Une interview de l'archimandrite Sabba (Toutounov) à l'hebdomadaire "Expert"
- En 1988, la disposition sur la convocation régulière du Concile local tous les 5 ans avait été ajoutée dans les Statuts. Pourquoi a-t-elle été supprimée récemment ?

- Cela a été fait en 2000. Il est difficile de préciser pourquoi on l’a introduit en 1988, j’étais encore adolescent. Comme nous le savons, cette règle n’a jamais été respectée. Je peux supposer qu’en 2000 les Statuts ont été justement mis en conformité à la pratique.

- Le Concile local peut être désormais réuni par le Concile des évêques. Comment peut-il alors effectuer la réception avec l’indispensable plénitude ?

- Il s’agit plutôt de situations exceptionnelles. Les évêques ne sont ni hérétiques, ni schismatiques. Avant de prendre une décision, ils y réfléchiront bien. En outre, nous pouvons avoir recours à l’Assemblée interconciliaire. Les décisions sont donc prises après en avoir pesé tous les pour et les contre. Certes, l’histoire connait plusieurs cas difficiles: par exemple, la signature de l’unie de Florence avec les catholiques par le métropolite Isidore, acte que la Russie n’a pas reconnu. Le pouvoir laïc y a joué un rôle important. Revenons au sujet, si le Concile des évêques prenait une décision qui semblerait fausse à la lumière de la doctrine ou de l’ordre canonique de l’Eglise, une grande partie de l’épiscopat, du clergé et des laïcs réagiront et exigerons la convocation d’un Concile local.

- Comment est apparu ce double pouvoir des Conciles ? Avant le XVIIe siècle et en 1917, l’année de la restauration du patriarcat dans l’Eglise orthodoxe russe, il n’y avait qu’une instance administrative – celle du Concile local?

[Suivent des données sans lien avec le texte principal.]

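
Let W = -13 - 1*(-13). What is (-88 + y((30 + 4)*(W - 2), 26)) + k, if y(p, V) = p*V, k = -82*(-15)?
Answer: -626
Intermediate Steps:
W = 0 (W = -13 + 13 = 0)
k = 1230
y(p, V) = V*p
(-88 + y((30 + 4)*(W - 2), 26)) + k = (-88 + 26*((30 + 4)*(0 - 2))) + 1230 = (-88 + 26*(34*(-2))) + 1230 = (-88 + 26*(-68)) + 1230 = (-88 - 1768) + 1230 = -1856 + 1230 = -626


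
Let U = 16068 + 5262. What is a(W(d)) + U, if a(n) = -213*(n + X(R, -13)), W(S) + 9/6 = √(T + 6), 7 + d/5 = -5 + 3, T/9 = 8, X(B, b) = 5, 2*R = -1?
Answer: 41169/2 - 213*√78 ≈ 18703.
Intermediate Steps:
R = -½ (R = (½)*(-1) = -½ ≈ -0.50000)
T = 72 (T = 9*8 = 72)
d = -45 (d = -35 + 5*(-5 + 3) = -35 + 5*(-2) = -35 - 10 = -45)
U = 21330
W(S) = -3/2 + √78 (W(S) = -3/2 + √(72 + 6) = -3/2 + √78)
a(n) = -1065 - 213*n (a(n) = -213*(n + 5) = -213*(5 + n) = -1065 - 213*n)
a(W(d)) + U = (-1065 - 213*(-3/2 + √78)) + 21330 = (-1065 + (639/2 - 213*√78)) + 21330 = (-1491/2 - 213*√78) + 21330 = 41169/2 - 213*√78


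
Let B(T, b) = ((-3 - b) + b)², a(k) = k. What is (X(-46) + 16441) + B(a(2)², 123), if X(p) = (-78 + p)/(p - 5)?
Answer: 839074/51 ≈ 16452.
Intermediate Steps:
X(p) = (-78 + p)/(-5 + p)
B(T, b) = 9 (B(T, b) = (-3)² = 9)
(X(-46) + 16441) + B(a(2)², 123) = ((-78 - 46)/(-5 - 46) + 16441) + 9 = (-124/(-51) + 16441) + 9 = (-1/51*(-124) + 16441) + 9 = (124/51 + 16441) + 9 = 838615/51 + 9 = 839074/51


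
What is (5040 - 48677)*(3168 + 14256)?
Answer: -760331088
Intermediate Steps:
(5040 - 48677)*(3168 + 14256) = -43637*17424 = -760331088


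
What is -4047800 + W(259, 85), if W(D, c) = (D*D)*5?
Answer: -3712395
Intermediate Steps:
W(D, c) = 5*D² (W(D, c) = D²*5 = 5*D²)
-4047800 + W(259, 85) = -4047800 + 5*259² = -4047800 + 5*67081 = -4047800 + 335405 = -3712395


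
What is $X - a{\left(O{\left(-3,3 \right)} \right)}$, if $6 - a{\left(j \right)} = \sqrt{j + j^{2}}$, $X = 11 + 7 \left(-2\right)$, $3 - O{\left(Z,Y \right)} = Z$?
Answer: $-9 + \sqrt{42} \approx -2.5193$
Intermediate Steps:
$O{\left(Z,Y \right)} = 3 - Z$
$X = -3$ ($X = 11 - 14 = -3$)
$a{\left(j \right)} = 6 - \sqrt{j + j^{2}}$
$X - a{\left(O{\left(-3,3 \right)} \right)} = -3 - \left(6 - \sqrt{\left(3 - -3\right) \left(1 + \left(3 - -3\right)\right)}\right) = -3 - \left(6 - \sqrt{\left(3 + 3\right) \left(1 + \left(3 + 3\right)\right)}\right) = -3 - \left(6 - \sqrt{6 \left(1 + 6\right)}\right) = -3 - \left(6 - \sqrt{6 \cdot 7}\right) = -3 - \left(6 - \sqrt{42}\right) = -9 + \sqrt{42}$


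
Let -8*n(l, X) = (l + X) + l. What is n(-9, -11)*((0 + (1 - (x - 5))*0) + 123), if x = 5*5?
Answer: 3567/8 ≈ 445.88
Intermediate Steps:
x = 25
n(l, X) = -l/4 - X/8 (n(l, X) = -((l + X) + l)/8 = -((X + l) + l)/8 = -(X + 2*l)/8 = -l/4 - X/8)
n(-9, -11)*((0 + (1 - (x - 5))*0) + 123) = (-¼*(-9) - ⅛*(-11))*((0 + (1 - (25 - 5))*0) + 123) = (9/4 + 11/8)*((0 + (1 - 1*20)*0) + 123) = 29*((0 + (1 - 20)*0) + 123)/8 = 29*((0 - 19*0) + 123)/8 = 29*((0 + 0) + 123)/8 = 29*(0 + 123)/8 = (29/8)*123 = 3567/8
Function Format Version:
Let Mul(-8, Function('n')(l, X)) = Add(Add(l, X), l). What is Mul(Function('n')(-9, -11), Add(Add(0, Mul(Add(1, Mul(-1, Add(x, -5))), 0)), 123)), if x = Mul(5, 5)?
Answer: Rational(3567, 8) ≈ 445.88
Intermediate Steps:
x = 25
Function('n')(l, X) = Add(Mul(Rational(-1, 4), l), Mul(Rational(-1, 8), X)) (Function('n')(l, X) = Mul(Rational(-1, 8), Add(Add(l, X), l)) = Mul(Rational(-1, 8), Add(Add(X, l), l)) = Mul(Rational(-1, 8), Add(X, Mul(2, l))) = Add(Mul(Rational(-1, 4), l), Mul(Rational(-1, 8), X)))
Mul(Function('n')(-9, -11), Add(Add(0, Mul(Add(1, Mul(-1, Add(x, -5))), 0)), 123)) = Mul(Add(Mul(Rational(-1, 4), -9), Mul(Rational(-1, 8), -11)), Add(Add(0, Mul(Add(1, Mul(-1, Add(25, -5))), 0)), 123)) = Mul(Add(Rational(9, 4), Rational(11, 8)), Add(Add(0, Mul(Add(1, Mul(-1, 20)), 0)), 123)) = Mul(Rational(29, 8), Add(Add(0, Mul(Add(1, -20), 0)), 123)) = Mul(Rational(29, 8), Add(Add(0, Mul(-19, 0)), 123)) = Mul(Rational(29, 8), Add(Add(0, 0), 123)) = Mul(Rational(29, 8), Add(0, 123)) = Mul(Rational(29, 8), 123) = Rational(3567, 8)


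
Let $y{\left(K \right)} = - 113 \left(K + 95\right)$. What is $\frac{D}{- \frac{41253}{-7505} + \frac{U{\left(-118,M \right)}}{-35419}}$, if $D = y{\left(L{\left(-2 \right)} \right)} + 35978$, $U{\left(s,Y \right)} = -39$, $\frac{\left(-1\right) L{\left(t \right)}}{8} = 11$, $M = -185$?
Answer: $\frac{3117798029755}{487144234} \approx 6400.2$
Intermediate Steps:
$L{\left(t \right)} = -88$ ($L{\left(t \right)} = \left(-8\right) 11 = -88$)
$y{\left(K \right)} = -10735 - 113 K$ ($y{\left(K \right)} = - 113 \left(95 + K\right) = -10735 - 113 K$)
$D = 35187$ ($D = \left(-10735 - -9944\right) + 35978 = \left(-10735 + 9944\right) + 35978 = -791 + 35978 = 35187$)
$\frac{D}{- \frac{41253}{-7505} + \frac{U{\left(-118,M \right)}}{-35419}} = \frac{35187}{- \frac{41253}{-7505} - \frac{39}{-35419}} = \frac{35187}{\left(-41253\right) \left(- \frac{1}{7505}\right) - - \frac{39}{35419}} = \frac{35187}{\frac{41253}{7505} + \frac{39}{35419}} = \frac{35187}{\frac{1461432702}{265819595}} = 35187 \cdot \frac{265819595}{1461432702} = \frac{3117798029755}{487144234}$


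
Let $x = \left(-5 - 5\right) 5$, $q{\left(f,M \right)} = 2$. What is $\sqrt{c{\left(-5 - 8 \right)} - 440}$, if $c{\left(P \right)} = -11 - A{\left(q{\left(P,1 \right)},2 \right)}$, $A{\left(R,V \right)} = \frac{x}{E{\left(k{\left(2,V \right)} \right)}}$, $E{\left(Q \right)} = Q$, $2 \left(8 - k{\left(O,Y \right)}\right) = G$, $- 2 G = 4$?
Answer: $\frac{i \sqrt{4009}}{3} \approx 21.106 i$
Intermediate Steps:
$G = -2$ ($G = \left(- \frac{1}{2}\right) 4 = -2$)
$k{\left(O,Y \right)} = 9$ ($k{\left(O,Y \right)} = 8 - -1 = 8 + 1 = 9$)
$x = -50$ ($x = \left(-10\right) 5 = -50$)
$A{\left(R,V \right)} = - \frac{50}{9}$
$c{\left(P \right)} = - \frac{49}{9}$ ($c{\left(P \right)} = -11 - - \frac{50}{9} = -11 + \frac{50}{9} = - \frac{49}{9}$)
$\sqrt{c{\left(-5 - 8 \right)} - 440} = \sqrt{- \frac{49}{9} - 440} = \sqrt{- \frac{4009}{9}} = \frac{i \sqrt{4009}}{3}$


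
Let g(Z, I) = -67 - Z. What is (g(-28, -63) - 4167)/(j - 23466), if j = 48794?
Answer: -2103/12664 ≈ -0.16606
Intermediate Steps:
(g(-28, -63) - 4167)/(j - 23466) = ((-67 - 1*(-28)) - 4167)/(48794 - 23466) = ((-67 + 28) - 4167)/25328 = (-39 - 4167)*(1/25328) = -4206*1/25328 = -2103/12664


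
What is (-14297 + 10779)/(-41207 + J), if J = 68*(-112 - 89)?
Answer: 3518/54875 ≈ 0.064109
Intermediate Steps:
J = -13668 (J = 68*(-201) = -13668)
(-14297 + 10779)/(-41207 + J) = (-14297 + 10779)/(-41207 - 13668) = -3518/(-54875) = -3518*(-1/54875) = 3518/54875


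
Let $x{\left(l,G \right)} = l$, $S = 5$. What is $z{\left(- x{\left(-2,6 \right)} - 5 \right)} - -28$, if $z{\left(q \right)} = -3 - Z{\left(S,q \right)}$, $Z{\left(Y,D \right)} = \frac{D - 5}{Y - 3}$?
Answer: $29$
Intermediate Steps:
$Z{\left(Y,D \right)} = \frac{-5 + D}{-3 + Y}$
$z{\left(q \right)} = - \frac{1}{2} - \frac{q}{2}$ ($z{\left(q \right)} = -3 - \frac{-5 + q}{-3 + 5} = -3 - \frac{-5 + q}{2} = -3 - \left(- \frac{5}{2} + \frac{q}{2}\right) = - \frac{1}{2} - \frac{q}{2}$)
$z{\left(- x{\left(-2,6 \right)} - 5 \right)} - -28 = \left(- \frac{1}{2} - \frac{\left(-1\right) \left(-2\right) - 5}{2}\right) - -28 = \left(- \frac{1}{2} - \frac{2 - 5}{2}\right) + 28 = \left(- \frac{1}{2} - - \frac{3}{2}\right) + 28 = \left(- \frac{1}{2} + \frac{3}{2}\right) + 28 = 1 + 28 = 29$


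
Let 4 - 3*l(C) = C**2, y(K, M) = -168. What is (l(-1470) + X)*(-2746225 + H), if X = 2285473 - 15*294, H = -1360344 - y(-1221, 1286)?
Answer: -19227372657493/3 ≈ -6.4091e+12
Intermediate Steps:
H = -1360176 (H = -1360344 - 1*(-168) = -1360344 + 168 = -1360176)
l(C) = 4/3 - C**2/3
X = 2281063 (X = 2285473 - 1*4410 = 2285473 - 4410 = 2281063)
(l(-1470) + X)*(-2746225 + H) = ((4/3 - 1/3*(-1470)**2) + 2281063)*(-2746225 - 1360176) = ((4/3 - 1/3*2160900) + 2281063)*(-4106401) = ((4/3 - 720300) + 2281063)*(-4106401) = (-2160896/3 + 2281063)*(-4106401) = (4682293/3)*(-4106401) = -19227372657493/3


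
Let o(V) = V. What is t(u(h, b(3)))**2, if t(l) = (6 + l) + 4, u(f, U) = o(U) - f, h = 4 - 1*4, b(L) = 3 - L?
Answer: 100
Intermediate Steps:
h = 0 (h = 4 - 4 = 0)
u(f, U) = U - f
t(l) = 10 + l
t(u(h, b(3)))**2 = (10 + ((3 - 1*3) - 1*0))**2 = (10 + ((3 - 3) + 0))**2 = (10 + (0 + 0))**2 = (10 + 0)**2 = 10**2 = 100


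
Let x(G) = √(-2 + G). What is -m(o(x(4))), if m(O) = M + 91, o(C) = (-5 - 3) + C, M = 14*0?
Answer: -91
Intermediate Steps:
M = 0
o(C) = -8 + C
m(O) = 91 (m(O) = 0 + 91 = 91)
-m(o(x(4))) = -1*91 = -91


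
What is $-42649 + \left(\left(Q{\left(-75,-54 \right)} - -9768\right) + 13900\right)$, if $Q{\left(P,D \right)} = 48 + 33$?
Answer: $-18900$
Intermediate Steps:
$Q{\left(P,D \right)} = 81$
$-42649 + \left(\left(Q{\left(-75,-54 \right)} - -9768\right) + 13900\right) = -42649 + \left(\left(81 - -9768\right) + 13900\right) = -42649 + \left(\left(81 + 9768\right) + 13900\right) = -42649 + \left(9849 + 13900\right) = -42649 + 23749 = -18900$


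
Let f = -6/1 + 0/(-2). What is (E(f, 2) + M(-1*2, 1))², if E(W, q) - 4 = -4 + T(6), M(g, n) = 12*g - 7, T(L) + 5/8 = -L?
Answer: 90601/64 ≈ 1415.6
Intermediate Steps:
T(L) = -5/8 - L
M(g, n) = -7 + 12*g
f = -6 (f = -6*1 + 0*(-½) = -6 + 0 = -6)
E(W, q) = -53/8 (E(W, q) = 4 + (-4 + (-5/8 - 1*6)) = 4 + (-4 + (-5/8 - 6)) = 4 + (-4 - 53/8) = 4 - 85/8 = -53/8)
(E(f, 2) + M(-1*2, 1))² = (-53/8 + (-7 + 12*(-1*2)))² = (-53/8 + (-7 + 12*(-2)))² = (-53/8 + (-7 - 24))² = (-53/8 - 31)² = (-301/8)² = 90601/64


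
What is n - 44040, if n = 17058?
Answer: -26982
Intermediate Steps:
n - 44040 = 17058 - 44040 = -26982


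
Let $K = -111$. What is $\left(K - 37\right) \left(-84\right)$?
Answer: $12432$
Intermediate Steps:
$\left(K - 37\right) \left(-84\right) = \left(-111 - 37\right) \left(-84\right) = \left(-148\right) \left(-84\right) = 12432$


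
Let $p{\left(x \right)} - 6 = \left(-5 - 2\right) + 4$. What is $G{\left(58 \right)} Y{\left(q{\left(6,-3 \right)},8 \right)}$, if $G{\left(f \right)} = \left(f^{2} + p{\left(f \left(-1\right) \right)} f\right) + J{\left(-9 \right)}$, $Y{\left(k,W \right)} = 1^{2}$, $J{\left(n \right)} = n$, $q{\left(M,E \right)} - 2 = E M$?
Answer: $3529$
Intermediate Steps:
$q{\left(M,E \right)} = 2 + E M$
$p{\left(x \right)} = 3$ ($p{\left(x \right)} = 6 + \left(\left(-5 - 2\right) + 4\right) = 6 + \left(-7 + 4\right) = 6 - 3 = 3$)
$Y{\left(k,W \right)} = 1$
$G{\left(f \right)} = -9 + f^{2} + 3 f$ ($G{\left(f \right)} = \left(f^{2} + 3 f\right) - 9 = -9 + f^{2} + 3 f$)
$G{\left(58 \right)} Y{\left(q{\left(6,-3 \right)},8 \right)} = \left(-9 + 58^{2} + 3 \cdot 58\right) 1 = \left(-9 + 3364 + 174\right) 1 = 3529 \cdot 1 = 3529$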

- C’est une question de terminologie. Notre vocabulaire prend ses sources au début du XXe siècle. Dans l’histoire de l’Eglise, notamment en Russie d’avant le XVIIe siècle, le Concile local était un concile des évêques. Mais à la fin du XIXe et au début du XXe siècle, des conciles réunissant l’épiscopat, le clergé et les laïcs sont apparus dans les pays baltes. Cette belle idée des conciles publics a été reprise en Russie où les conciles ne s’étaient pas réunis pendant deux centenaires. Ainsi, en 1917, un grand Concile local a réuni tout l’épiscopat ainsi que des délégués du clergé, des laïcs et des moines. A vrai dire, les Statuts étaient très concis et n’ont pas été pleinement élaborés à cause de l’interruption anticipée du travail du Concile, ensuite l’époque des persécutions a commencé. La question de la réunion des évêques ne s’est posée qu’après la Deuxième Guerre mondiale.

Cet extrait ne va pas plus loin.